The long awaited final Federal Reserve meeting of the year and concluding meeting for Bernanke’s term has arrived.  Thursday the Federal Reserve released the news that it would finally begin to taper quantitative easing, albeit a slight taper, signaling the Federal Reserve is seeing signs of growth and strength in the job market.  Federal Reserve officials stated they would taper bond purchases from $85 billion a month to $75 billion.  How will this affect you and the housing market?

TaperBondsAs the Federal Reserve slows its printing press in light of the taper, rates are likely to increase, meaning homebuyers will pay more for home loans in the form of mortgage rates and business loans will cost more as well.  Current 30-year fixed rates are hovering around 4.57 percent and will probably head higher.  Ellen Haberle, an economist at the online real-estate brokerage Redfin commented, “Homebuyers aren’t going to be happy.  In the weeks ahead, mortgage rates are likely to reach or exceed 5 percent.”  It is important to note these rates are still at historic lows even though they are starting to climb.  Analysts believe this is not enough to halt the housing market recovery.  “It’s a better economy that gets people to buy houses,” said senior financial analyst at Bankrate.com, Greg McBride.

In most recent housing data the fear of a taper seems to have vanished.  Housing starts soared to a six-year high, jumping 22.7 percent in November according to the Commerce Department.  This was the biggest increase since January 1990 and the highest level of starts since February 2008.  Starts for multi-family homes jumped 26.8 percent and have risen strongly during the recovery as demand for rentals remains high for those unemployed or unable to qualify for a home loan.

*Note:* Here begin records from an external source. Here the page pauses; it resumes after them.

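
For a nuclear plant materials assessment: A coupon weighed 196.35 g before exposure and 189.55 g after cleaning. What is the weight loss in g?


Weight loss = initial − final
WL = 196.35 − 189.55 = 6.8 g

6.8 g


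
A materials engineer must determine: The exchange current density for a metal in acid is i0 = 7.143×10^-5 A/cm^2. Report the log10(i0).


i0 = 7.143×10^-5 A/cm^2
log10(i0) = -4.146

-4.146


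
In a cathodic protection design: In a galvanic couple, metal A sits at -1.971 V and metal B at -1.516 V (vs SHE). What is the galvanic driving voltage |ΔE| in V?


Driving voltage is the absolute potential difference.
|ΔE| = |-1.971 − (-1.516)| = 0.455 V

0.455 V


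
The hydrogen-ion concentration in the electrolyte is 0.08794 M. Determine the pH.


pH = −log10[H+]
pH = −log10(0.08794) = 1.06

1.06


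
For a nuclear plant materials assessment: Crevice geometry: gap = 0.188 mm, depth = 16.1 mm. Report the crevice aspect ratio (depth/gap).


Aspect ratio = depth / gap
Ratio = 16.1 / 0.188 = 85.6

85.6


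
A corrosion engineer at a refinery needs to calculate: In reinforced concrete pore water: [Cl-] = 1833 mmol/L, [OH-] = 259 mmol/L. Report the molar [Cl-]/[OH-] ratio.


Threshold parameter = [Cl-] / [OH-] (molar basis; both in mmol/L, so units cancel)
Ratio = 1833 / 259 = 7.08

7.08


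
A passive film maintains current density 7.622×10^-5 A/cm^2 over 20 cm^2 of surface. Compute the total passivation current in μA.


I = i_pass * A, then convert A → μA (×10^6)
I = 7.622×10^-5 * 20 * 10^6 = 1524.4 μA

1524.4 μA


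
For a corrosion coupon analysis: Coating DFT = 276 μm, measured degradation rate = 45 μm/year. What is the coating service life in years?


Service life = thickness / degradation rate
Life = 276 / 45 = 6.1 years

6.1 years


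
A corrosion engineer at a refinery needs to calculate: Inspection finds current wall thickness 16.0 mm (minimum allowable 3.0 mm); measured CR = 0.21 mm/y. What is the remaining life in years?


Apply the remaining-life relation: RL = (t_current − t_min) / CR
RL = (16.0 − 3.0) / 0.21 = 13.0 / 0.21 = 61.9 years

61.9 years


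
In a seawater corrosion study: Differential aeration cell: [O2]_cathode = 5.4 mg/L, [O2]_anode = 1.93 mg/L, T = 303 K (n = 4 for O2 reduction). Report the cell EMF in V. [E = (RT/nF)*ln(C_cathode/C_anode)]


Apply the Nernst concentration-cell relation: E = (RT/nF)*ln(C_cathode/C_anode)
RT/nF = 8.314*303/(4*96485) = 0.00652729 V
ln(5.4/1.93) = 1.02888
E = 0.00652729 * 1.02888 = 0.00672 V

0.00672 V


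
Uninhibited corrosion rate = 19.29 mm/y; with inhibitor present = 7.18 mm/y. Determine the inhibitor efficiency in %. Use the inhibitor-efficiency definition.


Apply the inhibitor-efficiency definition: IE = (CR_blank − CR_inh)/CR_blank × 100
IE = (19.29 − 7.18) / 19.29 × 100
IE = 12.11 / 19.29 × 100 = 62.8 %

62.8 %


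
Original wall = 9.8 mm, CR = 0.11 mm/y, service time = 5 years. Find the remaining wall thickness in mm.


Remaining wall = original − CR × time
t = 9.8 − 0.11*5 = 9.8 − 0.55 = 9.25 mm

9.25 mm


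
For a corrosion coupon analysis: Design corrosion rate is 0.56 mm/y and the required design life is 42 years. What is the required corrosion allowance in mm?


Corrosion allowance = CR × design life
CA = 0.56 * 42 = 23.52 mm

23.52 mm


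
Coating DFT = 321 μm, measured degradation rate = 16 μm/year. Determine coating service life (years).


Service life = thickness / degradation rate
Life = 321 / 16 = 20.1 years

20.1 years


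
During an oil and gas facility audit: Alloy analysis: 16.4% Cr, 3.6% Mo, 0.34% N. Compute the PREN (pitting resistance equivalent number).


Apply the PREN formula: PREN = Cr + 3.3*Mo + 16*N
PREN = 16.4 + 3.3*3.6 + 16*0.34
PREN = 16.4 + 11.88 + 5.44 = 33.72

33.72


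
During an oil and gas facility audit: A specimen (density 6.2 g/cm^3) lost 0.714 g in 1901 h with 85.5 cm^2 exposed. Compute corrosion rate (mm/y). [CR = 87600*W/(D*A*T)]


Apply the mm/y weight-loss relation: CR = 87600 * W / (D * A * T)
Numerator: 87600 * 0.714 = 62546.4
Denominator: 6.2 * 85.5 * 1901 = 1007720.1
CR = 62546.4 / 1007720.1 = 0.0621 mm/y

0.0621 mm/y


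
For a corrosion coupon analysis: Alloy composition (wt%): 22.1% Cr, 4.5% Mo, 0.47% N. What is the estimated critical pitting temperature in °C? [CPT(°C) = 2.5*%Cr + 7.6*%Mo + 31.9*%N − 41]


Apply the ASTM G48 empirical CPT estimate: CPT(°C) = 2.5*%Cr + 7.6*%Mo + 31.9*%N − 41
2.5*22.1 = 55.25; 7.6*4.5 = 34.2; 31.9*0.47 = 14.993
CPT = 55.25 + 34.2 + 14.993 − 41 = 63.443 °C
Rounded to 0.1 °C: CPT ≈ 63.4 °C

63.4 °C


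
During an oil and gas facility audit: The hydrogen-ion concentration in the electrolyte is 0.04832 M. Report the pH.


pH = −log10[H+]
pH = −log10(0.04832) = 1.32

1.32


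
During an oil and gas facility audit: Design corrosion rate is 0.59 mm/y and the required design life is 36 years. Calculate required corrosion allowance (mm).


Corrosion allowance = CR × design life
CA = 0.59 * 36 = 21.24 mm

21.24 mm


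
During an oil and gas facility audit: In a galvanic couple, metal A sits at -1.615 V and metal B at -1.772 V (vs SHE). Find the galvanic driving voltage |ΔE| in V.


Driving voltage is the absolute potential difference.
|ΔE| = |-1.615 − (-1.772)| = 0.157 V

0.157 V


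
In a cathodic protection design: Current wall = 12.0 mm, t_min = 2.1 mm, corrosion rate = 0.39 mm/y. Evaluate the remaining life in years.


Apply the remaining-life relation: RL = (t_current − t_min) / CR
RL = (12.0 − 2.1) / 0.39 = 9.9 / 0.39 = 25.4 years

25.4 years


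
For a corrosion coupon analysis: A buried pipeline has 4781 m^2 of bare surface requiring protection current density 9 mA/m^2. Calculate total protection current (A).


I = area * current density, then convert mA → A (÷1000)
I = 4781 * 9 / 1000 = 43.03 A

43.03 A


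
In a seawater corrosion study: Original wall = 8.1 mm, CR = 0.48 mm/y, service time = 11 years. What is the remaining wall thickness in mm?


Remaining wall = original − CR × time
t = 8.1 − 0.48*11 = 8.1 − 5.28 = 2.82 mm

2.82 mm


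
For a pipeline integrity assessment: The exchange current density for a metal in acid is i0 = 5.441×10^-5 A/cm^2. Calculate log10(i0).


i0 = 5.441×10^-5 A/cm^2
log10(i0) = -4.264

-4.264


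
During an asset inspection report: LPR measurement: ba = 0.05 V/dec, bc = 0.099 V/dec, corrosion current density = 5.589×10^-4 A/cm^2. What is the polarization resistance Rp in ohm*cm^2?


Apply the Stern-Geary equation: Rp = ba*bc / (2.303*icorr*(ba+bc))
ba*bc = 0.05*0.099 = 0.00495
ba+bc = 0.149; 2.303*icorr*(ba+bc) = 2.303*5.589×10^-4*0.149 = 1.9178486×10^-4
Rp = 0.00495 / 1.9178486×10^-4 = 25.8 ohm*cm^2

25.8 ohm*cm^2


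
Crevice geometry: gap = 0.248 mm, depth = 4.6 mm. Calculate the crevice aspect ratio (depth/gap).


Aspect ratio = depth / gap
Ratio = 4.6 / 0.248 = 18.5

18.5


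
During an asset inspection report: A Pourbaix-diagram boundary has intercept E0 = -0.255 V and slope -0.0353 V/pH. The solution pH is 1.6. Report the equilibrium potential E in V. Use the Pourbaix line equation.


Apply the Pourbaix line equation: E = E0 + slope*pH
E = -0.255 + (-0.0353)*1.6 = -0.255 + (-0.05648) = -0.31148 V
Rounded to 3 decimal places: E = -0.311 V

-0.311 V


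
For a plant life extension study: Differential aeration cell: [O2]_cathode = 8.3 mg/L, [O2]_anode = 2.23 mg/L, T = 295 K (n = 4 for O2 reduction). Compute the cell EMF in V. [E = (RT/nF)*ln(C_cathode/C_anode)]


Apply the Nernst concentration-cell relation: E = (RT/nF)*ln(C_cathode/C_anode)
RT/nF = 8.314*295/(4*96485) = 0.00635495 V
ln(8.3/2.23) = 1.31425
E = 0.00635495 * 1.31425 = 0.00835 V

0.00835 V


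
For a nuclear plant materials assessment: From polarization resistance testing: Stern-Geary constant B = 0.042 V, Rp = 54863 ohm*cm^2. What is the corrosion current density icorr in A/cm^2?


Apply the Stern-Geary relation: icorr = B / Rp
icorr = 0.042 / 54863 = 7.655×10^-7 A/cm^2

7.655×10^-7 A/cm^2


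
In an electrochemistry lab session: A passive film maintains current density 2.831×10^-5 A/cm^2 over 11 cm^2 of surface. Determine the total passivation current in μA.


I = i_pass * A, then convert A → μA (×10^6)
I = 2.831×10^-5 * 11 * 10^6 = 311.41 μA

311.41 μA


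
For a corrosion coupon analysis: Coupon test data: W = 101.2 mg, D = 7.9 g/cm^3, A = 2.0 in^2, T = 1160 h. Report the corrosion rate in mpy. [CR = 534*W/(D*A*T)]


Apply the mpy weight-loss relation: CR = 534 * W / (D * A * T)
Numerator: 534 * 101.2 = 54040.8
Denominator: 7.9 * 2.0 * 1160 = 18328.0
CR = 54040.8 / 18328.0 = 2.9485 mpy

2.9485 mpy


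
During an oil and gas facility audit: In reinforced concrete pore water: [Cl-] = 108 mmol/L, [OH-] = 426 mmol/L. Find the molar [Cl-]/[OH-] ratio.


Threshold parameter = [Cl-] / [OH-] (molar basis; both in mmol/L, so units cancel)
Ratio = 108 / 426 = 0.25

0.25


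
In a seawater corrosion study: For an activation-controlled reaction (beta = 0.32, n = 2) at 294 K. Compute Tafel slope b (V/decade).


Apply the Tafel slope relation: b = 2.303*R*T/(beta*n*F)
Numerator: 2.303 * 8.314 * 294 = 5629.26
Denominator: 0.32 * 2 * 96485 = 61750.4
b = 5629.26 / 61750.4 = 0.091 V/decade

0.091 V/decade


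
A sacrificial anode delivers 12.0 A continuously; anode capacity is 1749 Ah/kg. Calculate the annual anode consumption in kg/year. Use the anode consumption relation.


Annual consumption = current * hours per year / capacity
Rate = 12.0 * 8760 / 1749 = 60.1 kg/year

60.1 kg/year


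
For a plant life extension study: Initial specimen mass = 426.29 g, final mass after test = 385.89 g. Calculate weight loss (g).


Weight loss = initial − final
WL = 426.29 − 385.89 = 40.4 g

40.4 g


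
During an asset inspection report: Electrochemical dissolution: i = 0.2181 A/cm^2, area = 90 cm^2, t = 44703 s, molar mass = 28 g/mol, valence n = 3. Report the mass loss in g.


Apply Faraday's law: m = i*A*t*M / (n*F)
Total charge passed Q = i*A*t = 0.2181*90*44703 = 877475.187 C
m = Q*M/(n*F) = 877475.187*28/(3*96485) = 84.88126 g

84.88126 g


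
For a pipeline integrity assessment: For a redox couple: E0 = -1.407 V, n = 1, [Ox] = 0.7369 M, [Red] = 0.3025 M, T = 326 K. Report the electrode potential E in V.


Apply the Nernst equation: E = E0 + (RT/nF)*ln([Ox]/[Red])
Step 1: RT/nF = 8.314*326/(1*96485) = 0.02809104 V
Step 2: [Ox]/[Red] = 0.7369/0.3025 = 2.436033
Step 3: ln(2.436033) = 0.890371
Step 4: correction = 0.02809104 * 0.890371 = 0.025 V
E = -1.407 + 0.025 = -1.382 V

-1.382 V


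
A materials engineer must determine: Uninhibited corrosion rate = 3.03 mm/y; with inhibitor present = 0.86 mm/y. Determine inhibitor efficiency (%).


Apply the inhibitor-efficiency definition: IE = (CR_blank − CR_inh)/CR_blank × 100
IE = (3.03 − 0.86) / 3.03 × 100
IE = 2.17 / 3.03 × 100 = 71.6 %

71.6 %


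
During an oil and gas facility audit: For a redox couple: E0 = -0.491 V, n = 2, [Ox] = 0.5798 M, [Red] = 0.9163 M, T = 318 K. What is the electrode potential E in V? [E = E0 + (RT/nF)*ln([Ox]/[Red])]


Apply the Nernst equation: E = E0 + (RT/nF)*ln([Ox]/[Red])
Step 1: RT/nF = 8.314*318/(2*96485) = 0.01370084 V
Step 2: [Ox]/[Red] = 0.5798/0.9163 = 0.632762
Step 3: ln(0.632762) = -0.457661
Step 4: correction = 0.01370084 * -0.457661 = -0.006 V
E = -0.491 + -0.006 = -0.497 V

-0.497 V


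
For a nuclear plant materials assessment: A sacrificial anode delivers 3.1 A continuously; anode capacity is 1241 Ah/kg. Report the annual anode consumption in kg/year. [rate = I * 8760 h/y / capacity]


Annual consumption = current * hours per year / capacity
Rate = 3.1 * 8760 / 1241 = 21.9 kg/year

21.9 kg/year


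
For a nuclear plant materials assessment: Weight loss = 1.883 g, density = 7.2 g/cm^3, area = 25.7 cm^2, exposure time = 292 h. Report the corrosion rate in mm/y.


Apply the mm/y weight-loss relation: CR = 87600 * W / (D * A * T)
Numerator: 87600 * 1.883 = 164950.8
Denominator: 7.2 * 25.7 * 292 = 54031.68
CR = 164950.8 / 54031.68 = 3.0529 mm/y

3.0529 mm/y


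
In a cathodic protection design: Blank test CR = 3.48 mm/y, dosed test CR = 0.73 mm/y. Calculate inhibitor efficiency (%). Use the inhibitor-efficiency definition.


Apply the inhibitor-efficiency definition: IE = (CR_blank − CR_inh)/CR_blank × 100
IE = (3.48 − 0.73) / 3.48 × 100
IE = 2.75 / 3.48 × 100 = 79.0 %

79.0 %


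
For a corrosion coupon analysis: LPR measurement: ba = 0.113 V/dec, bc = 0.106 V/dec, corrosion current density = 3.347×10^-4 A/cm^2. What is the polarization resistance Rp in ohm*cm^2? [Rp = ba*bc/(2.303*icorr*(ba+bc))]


Apply the Stern-Geary equation: Rp = ba*bc / (2.303*icorr*(ba+bc))
ba*bc = 0.113*0.106 = 0.011978
ba+bc = 0.219; 2.303*icorr*(ba+bc) = 2.303*3.347×10^-4*0.219 = 1.6880829×10^-4
Rp = 0.011978 / 1.6880829×10^-4 = 71.0 ohm*cm^2

71.0 ohm*cm^2


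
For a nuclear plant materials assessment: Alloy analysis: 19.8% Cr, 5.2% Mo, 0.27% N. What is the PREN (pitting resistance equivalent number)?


Apply the PREN formula: PREN = Cr + 3.3*Mo + 16*N
PREN = 19.8 + 3.3*5.2 + 16*0.27
PREN = 19.8 + 17.16 + 4.32 = 41.28

41.28


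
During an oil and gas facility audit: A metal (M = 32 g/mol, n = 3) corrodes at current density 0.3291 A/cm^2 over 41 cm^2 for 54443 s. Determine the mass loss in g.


Apply Faraday's law: m = i*A*t*M / (n*F)
Total charge passed Q = i*A*t = 0.3291*41*54443 = 734604.8433 C
m = Q*M/(n*F) = 734604.8433*32/(3*96485) = 81.21247 g

81.21247 g


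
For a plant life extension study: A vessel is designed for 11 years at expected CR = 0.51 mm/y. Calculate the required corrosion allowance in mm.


Corrosion allowance = CR × design life
CA = 0.51 * 11 = 5.61 mm

5.61 mm


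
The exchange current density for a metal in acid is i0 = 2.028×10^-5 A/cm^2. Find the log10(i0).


i0 = 2.028×10^-5 A/cm^2
log10(i0) = -4.693

-4.693


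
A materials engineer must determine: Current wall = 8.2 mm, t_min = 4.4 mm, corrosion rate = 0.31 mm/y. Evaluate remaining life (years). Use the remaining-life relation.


Apply the remaining-life relation: RL = (t_current − t_min) / CR
RL = (8.2 − 4.4) / 0.31 = 3.8 / 0.31 = 12.3 years

12.3 years


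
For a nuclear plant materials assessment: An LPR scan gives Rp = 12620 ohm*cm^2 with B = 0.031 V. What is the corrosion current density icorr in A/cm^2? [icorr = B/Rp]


Apply the Stern-Geary relation: icorr = B / Rp
icorr = 0.031 / 12620 = 2.456×10^-6 A/cm^2

2.456×10^-6 A/cm^2


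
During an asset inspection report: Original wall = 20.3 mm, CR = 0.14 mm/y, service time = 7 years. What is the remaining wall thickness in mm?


Remaining wall = original − CR × time
t = 20.3 − 0.14*7 = 20.3 − 0.98 = 19.32 mm

19.32 mm


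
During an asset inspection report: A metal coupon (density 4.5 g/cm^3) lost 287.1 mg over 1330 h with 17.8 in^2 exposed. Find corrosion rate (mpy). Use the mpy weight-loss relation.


Apply the mpy weight-loss relation: CR = 534 * W / (D * A * T)
Numerator: 534 * 287.1 = 153311.4
Denominator: 4.5 * 17.8 * 1330 = 106533.0
CR = 153311.4 / 106533.0 = 1.439 mpy

1.439 mpy


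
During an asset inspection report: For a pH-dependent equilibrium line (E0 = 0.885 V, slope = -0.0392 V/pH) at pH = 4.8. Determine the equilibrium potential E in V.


Apply the Pourbaix line equation: E = E0 + slope*pH
E = 0.885 + (-0.0392)*4.8 = 0.885 + (-0.18816) = 0.69684 V
Rounded to 3 decimal places: E = 0.697 V

0.697 V


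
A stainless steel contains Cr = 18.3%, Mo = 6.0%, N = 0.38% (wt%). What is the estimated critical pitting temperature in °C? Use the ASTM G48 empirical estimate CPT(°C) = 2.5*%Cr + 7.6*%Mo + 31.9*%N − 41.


Apply the ASTM G48 empirical CPT estimate: CPT(°C) = 2.5*%Cr + 7.6*%Mo + 31.9*%N − 41
2.5*18.3 = 45.75; 7.6*6.0 = 45.6; 31.9*0.38 = 12.122
CPT = 45.75 + 45.6 + 12.122 − 41 = 62.472 °C
Rounded to 0.1 °C: CPT ≈ 62.5 °C

62.5 °C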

Homebuilder confidence this month was positive and builders were optimistic regarding current sales conditions, forward looking sales and potential homebuyers.  The National Association of Home Builders monthly sentiment index (HMI) increased 4 points, its highest level since August.  “This is definitely an encouraging sign as we move into 2014.  This indicates that an increasing number of builders have a positive view on where the industry is going,” says NAHB Chairman Rick Judson, a homebuilder from Charlotte, N.C.

Now that there is more certainty in the housing market and the economy, businesses and consumers can make more educated decisions concerning hiring, taking out loans and making large purchases.  Craig Strent, CEO of Apex Home Loans in Rockville, MD, stated, “Mortgage interest rates generally hate the idea of uncertainty, so this definitely brings some certainty in terms of the Fed showing their cards as far as the direction of rates.”